If youre using this on film finishes though, a white scotchbrite pad loaded with some paste wax will leave you with a beautiful finish. Not a full gloss, not quite a satin either, just somewhere in-between. The scotchbrite has just enough abrasiveness to catch the little dust nibs and the like and take them off, but not enough to start carrying off the finish unless youre really pushing it. The wax lubricates the action, and leaves that final sheen on the finish once you buff it off. My personal favorite way of ending a shellac finish


----------



## Pondy (Oct 17, 2018)

epicfail48 said:


> Pondy said:
> 
> 
> > I'd see the use of 0000 steel wool to smooth a surface after raising the grain. When someone uses a water-based stain, they may want to remove as little material as possible while flattening the surface. That said, I'd opt for burying the grain with a film finish and then sanding before following up with more coats.
> ...


As long as the water-based finish has dried, you are two yikes too many.
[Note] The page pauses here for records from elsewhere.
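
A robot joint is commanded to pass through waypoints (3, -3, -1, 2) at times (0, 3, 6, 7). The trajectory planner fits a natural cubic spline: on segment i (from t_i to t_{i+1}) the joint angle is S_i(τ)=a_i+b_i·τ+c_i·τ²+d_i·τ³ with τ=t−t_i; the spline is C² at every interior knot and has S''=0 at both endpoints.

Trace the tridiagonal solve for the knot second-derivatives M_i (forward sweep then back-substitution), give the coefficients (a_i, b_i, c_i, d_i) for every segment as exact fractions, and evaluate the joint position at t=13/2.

Δ: Δ0=-2, Δ1=2/3, Δ2=3
row 1: diag=12, rhs=16; c'=1/4, d'=4/3
row 2: denom=8−3·1/4=29/4; d'=(14−3·4/3)/(29/4)=40/29
back: M2=40/29
back: M1=4/3−1/4·40/29=86/87
M: M0=0, M1=86/87, M2=40/29, M3=0
seg 0: a=3, c=M0/2=0, d=(M1−M0)/(6·3)=43/783, b=Δ0−h0·(2M0+M1)/6=-217/87
seg 1: a=-3, c=M1/2=43/87, d=(M2−M1)/(6·3)=17/783, b=Δ1−h1·(2M1+M2)/6=-88/87
seg 2: a=-1, c=M2/2=20/29, d=(M3−M2)/(6·1)=-20/87, b=Δ2−h2·(2M2+M3)/6=221/87
t_q=13/2 → seg 2, τ=1/2; S=-1+221/87·τ+20/29·τ²+-20/87·τ³=12/29

  seg 0: a=3 b=-217/87 c=0 d=43/783
  seg 1: a=-3 b=-88/87 c=43/87 d=17/783
  seg 2: a=-1 b=221/87 c=20/29 d=-20/87
S(13/2) = 12/29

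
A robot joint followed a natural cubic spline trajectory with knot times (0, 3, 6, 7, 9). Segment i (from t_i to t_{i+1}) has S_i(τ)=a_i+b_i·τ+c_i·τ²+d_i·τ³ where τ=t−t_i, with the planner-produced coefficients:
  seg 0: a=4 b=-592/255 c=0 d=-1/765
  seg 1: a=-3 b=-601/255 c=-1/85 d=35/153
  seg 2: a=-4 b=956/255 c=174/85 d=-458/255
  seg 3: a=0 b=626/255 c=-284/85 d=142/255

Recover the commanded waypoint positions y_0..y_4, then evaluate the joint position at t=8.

y_0 = S_0(0) = a_0 = 4
y_1 = S_1(0) = a_1 = -3
y_2 = S_2(0) = a_2 = -4
y_3 = S_3(0) = a_3 = 0
y_4 = S_3(2) = -4
t_q=8 is in segment 3 (τ=1); S_3(τ)=-28/85

y_0=4 y_1=-3 y_2=-4 y_3=0 y_4=-4
S(8) = -28/85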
Additionally, I also used a 3m synthetic pad on a slide, and it gave a heterogeneous mixture of cuts. So to me, it is not worth it if the product will buff down to a certain degree, but also leave larger scratches. In this regard, the 0000 steel wool was superior under my testing conditions. So, use a scotchbright pad if you don't mind having a few larger scratches and there is a good reason to be concerned about pieces of steel wool discoloring the piece, or better yet, use sandpaper, micromesh, polishing compound, or something else that will get fhe job done.


----------